December 28, 2010

Queer Review: Easy A

Objectively speaking Easy A is not what one would call a great film. There are flaws aplenty and some of them are significant. However, thanks to an amazing lead performance by Emma Stone and some sharp writing, Easy A was definitely the most enjoyable film released in 2010 that I was able to see.

The plot is straightforward enough, although demonstrates more ambition than most comedies set in high-schools. Olive (Emma Stone) is a slightly nerdy, but otherwise "normal", teenage girl. After spending a weekend bemoaning how she never gets any dates, she finds herself lying to her best friend Rhiannon (Alyson Michalka) about losing her virginity. This fib is overheard by the school's ultra-conservative Christian, Marianne (Amanda Bynes). Soon, the whole school is abuzz about Olive's sexual tryst. The fact that it never happened does not matter, Olive is soon perceived to be the new school slut by the entire student population.

Matters are further complicated when Olive shows sympathy to the schools lone openly gay student, Brandon (Dan Byrd). He manages to convince her to fake having sex with him to help prevent him from being bullied, a situation exacerbated by the homophobic school principal and apparently unsupportive parents. From there, Olive finds herself "helping" other male students be perceived as more manly by agreeing to also appear to have sex with them in exchange for gift certificates and other favors.

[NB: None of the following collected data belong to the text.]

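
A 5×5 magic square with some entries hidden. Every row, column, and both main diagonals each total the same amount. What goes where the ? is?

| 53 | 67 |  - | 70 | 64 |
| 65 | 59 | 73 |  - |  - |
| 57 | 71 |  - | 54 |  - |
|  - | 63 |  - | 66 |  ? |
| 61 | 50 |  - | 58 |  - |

Column 2 is complete and sums to 310; that is the magic constant.
The remaining cell in row 1 is (1,3) = 310 − 254 = 56.
Column 1: 53 + 65 + 57 + 61 + ? = 310, so (4,1) = 74.
Column 4 must total 310; the given cells sum to 248, so (2,4) = 62.
From anti-diagonal, 310 − (64 + 62 + 63 + 61) gives (3,3) = 60.
Using row 2: 65 + 59 + 73 + 62 + ? → (2,5) = 310 − 259 = 51.
Using row 3: 57 + 71 + 60 + 54 + ? → (3,5) = 310 − 242 = 68.
The remaining cell in main diagonal is (5,5) = 310 − 238 = 72.
From row 5, 310 − (61 + 50 + 58 + 72) gives (5,3) = 69.
Column 3 must total 310; the given cells sum to 258, so (4,3) = 52.
The remaining cell in column 5 is (4,5) = 310 − 255 = 55.

55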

Throughout all of this, the movie manages to analyze some deeper thematic material, such as how guys generally can have their reputations enhanced by having sex (as long as it's with a female) while girls engaging in the same behavior end being referred to as sluts or worse. Also at play is how the gossip mill works. The stories that end up being told about Olive never happened, but that doesn't matter as far as the student population is concerned, and is of even less concern to the guys that Olive helps out.

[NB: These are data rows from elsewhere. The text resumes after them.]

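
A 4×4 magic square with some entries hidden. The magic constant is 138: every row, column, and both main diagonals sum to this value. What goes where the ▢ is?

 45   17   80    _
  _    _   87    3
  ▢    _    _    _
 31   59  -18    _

Row 1: 45 + 17 + 80 + ? = 138, so (1,4) = -4.
Row 4: 31 + 59 + (-18) + ? = 138, so (4,4) = 66.
From column 3, 138 − (80 + 87 + (-18)) gives (3,3) = -11.
Column 4 needs 138; the known cells sum to 65, so (3,4) = 73.
The remaining cell in main diagonal is (2,2) = 138 − 100 = 38.
Anti-diagonal must total 138; the given cells sum to 114, so (3,2) = 24.
Row 2 must total 138; the given cells sum to 128, so (2,1) = 10.
Row 3 must total 138; the given cells sum to 86, so (3,1) = 52.

52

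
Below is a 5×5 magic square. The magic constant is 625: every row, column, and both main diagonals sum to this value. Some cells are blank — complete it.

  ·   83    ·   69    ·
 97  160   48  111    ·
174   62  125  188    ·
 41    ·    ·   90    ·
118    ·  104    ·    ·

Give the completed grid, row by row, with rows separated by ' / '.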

As I mentioned at the beginning, Easy A has several obvious flaws. Some are minor, such as the movie's slightly too self-aware tone and that Olive's parents, in spite of some nice performances by Stanley Tucci and Patricia Clarkson, never feel like real people. The most egregious sin though, is the clich├ęd portrayal of the schools Christian group, and particularly Amanda Bynes deeply religious character. The film is constantly taking cheap shots at Christians and unfortunately resorts to some of the worse Christian stereotypes to do so.

Arguably though, the only reason more than a few supporting players and sub-plots come across as a little flat is because of how great most of the other elements in the film are done. Whilst Easy A may not earn the grade the title tries to suggest it deserves, this is the most fun one can have watching a B+ flick.